Was ist eigentlich der Vorteil von Pferdeeinsatz in der modernen Forstwirtschaft?

Wenn man Ernst Winkmann diese Frage stellt, kommen zahlreiche Argumente wie aus der Pistole geschossen. Er und sein Sohn Stefan waren vor kurzem mit den Kaltblütern Slash und Vulkan in der Guldenschlucht und dem etwa 13 Hektar großen Einöder Dick- und Hungerberg hinter den Aussiedlerhöfen im Rahmen einer Durchforstungsmaßnahme im Einsatz. Diese wird alle paar Jahre notwendig, da die Bäume sehr dicht stehen und sich so gegenseitig Licht wegnehmen.

Früher war der Einsatz der so genannten Rückepferde, die die Stämme schonend zum nächsten Weg ziehen, Usus, später wurde diese Arbeit meist durch Maschinen ersetzt.

2011 hat sich Ernst Winkmann in Brenschelbach selbstständig gemacht. Die Nachfrage steigt. Er hat insgesamt drei Pferde, mit denen er bei Wind und Wetter im Einsatz ist - auch ein Vorteil gegenüber der Maschinen. Die Pferde kommen bei jedem Wetter zurecht, gehen schonend mit dem Boden und den umliegenden Bäumen um und haben auch keine Probleme mit Steilhängen oder ähnlichen Gelände-Gegebenheiten. Nach ein bis zwei Jahren Ausbildung sind die Pferde bereit und bewahrten auch in Einöd stets die Ruhe, selbst wenn die Kettensäge direkt hinter ihnen losratterte.

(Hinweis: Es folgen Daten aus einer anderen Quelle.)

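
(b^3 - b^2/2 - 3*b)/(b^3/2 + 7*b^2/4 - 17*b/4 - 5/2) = 2*b*(2*b + 3)/(2*b^2 + 11*b + 5)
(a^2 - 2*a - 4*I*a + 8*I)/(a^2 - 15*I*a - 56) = (-a^2 + 2*a + 4*I*a - 8*I)/(-a^2 + 15*I*a + 56)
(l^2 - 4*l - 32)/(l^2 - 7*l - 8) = (l + 4)/(l + 1)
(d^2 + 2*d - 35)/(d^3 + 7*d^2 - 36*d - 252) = (d - 5)/(d^2 - 36)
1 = 1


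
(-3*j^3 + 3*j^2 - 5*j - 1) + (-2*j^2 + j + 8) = -3*j^3 + j^2 - 4*j + 7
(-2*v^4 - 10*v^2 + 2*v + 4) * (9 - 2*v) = 4*v^5 - 18*v^4 + 20*v^3 - 94*v^2 + 10*v + 36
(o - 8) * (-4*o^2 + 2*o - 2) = -4*o^3 + 34*o^2 - 18*o + 16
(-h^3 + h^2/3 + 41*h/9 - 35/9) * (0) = 0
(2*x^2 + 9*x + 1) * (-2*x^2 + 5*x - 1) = -4*x^4 - 8*x^3 + 41*x^2 - 4*x - 1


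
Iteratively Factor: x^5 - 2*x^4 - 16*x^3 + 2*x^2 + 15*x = (x - 5)*(x^4 + 3*x^3 - x^2 - 3*x) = (x - 5)*(x - 1)*(x^3 + 4*x^2 + 3*x) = x*(x - 5)*(x - 1)*(x^2 + 4*x + 3) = x*(x - 5)*(x - 1)*(x + 1)*(x + 3)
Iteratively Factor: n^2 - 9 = (n + 3)*(n - 3)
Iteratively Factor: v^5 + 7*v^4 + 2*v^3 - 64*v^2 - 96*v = (v + 4)*(v^4 + 3*v^3 - 10*v^2 - 24*v) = (v + 4)^2*(v^3 - v^2 - 6*v) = (v - 3)*(v + 4)^2*(v^2 + 2*v) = v*(v - 3)*(v + 4)^2*(v + 2)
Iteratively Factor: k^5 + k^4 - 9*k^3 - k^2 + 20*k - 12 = (k + 3)*(k^4 - 2*k^3 - 3*k^2 + 8*k - 4) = (k - 2)*(k + 3)*(k^3 - 3*k + 2) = (k - 2)*(k + 2)*(k + 3)*(k^2 - 2*k + 1) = (k - 2)*(k - 1)*(k + 2)*(k + 3)*(k - 1)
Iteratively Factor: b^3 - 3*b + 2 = (b - 1)*(b^2 + b - 2) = (b - 1)*(b + 2)*(b - 1)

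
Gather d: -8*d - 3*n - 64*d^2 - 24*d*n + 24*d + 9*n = -64*d^2 + d*(16 - 24*n) + 6*n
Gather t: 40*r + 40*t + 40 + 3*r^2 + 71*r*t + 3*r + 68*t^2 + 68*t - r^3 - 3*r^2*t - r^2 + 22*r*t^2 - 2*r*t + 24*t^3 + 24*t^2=-r^3 + 2*r^2 + 43*r + 24*t^3 + t^2*(22*r + 92) + t*(-3*r^2 + 69*r + 108) + 40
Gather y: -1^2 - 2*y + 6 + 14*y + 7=12*y + 12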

Sebastian Dawo, der verantwortlich für das Forstgebiet Blieskastel und Homburg ist, kannte das „Dream-Team“ bereits vor ihrem allerersten „Besuch“ in Homburg. In Blieskastel und der Region wird der Waldeinsatz mit Rückepferd immer populärer. „Wir haben in Einöd einen sensiblen Standort, auf dem mithilfe der Pferde bodenschonend gerodet werden kann. Der Einsatz hat sich bereits bewährt und die Arbeit geht wahnsinnig schnell“, so Dawo.

Den 800 bzw. 900 Kilogramm schweren Kaltblütern macht die Arbeit Spaß und zwischendurch kramt Ernst Winkmann auch immer mal einen Apfel aus der Tasche, den Vulkan und Slash sich bei ihrer Arbeit redlich verdienen.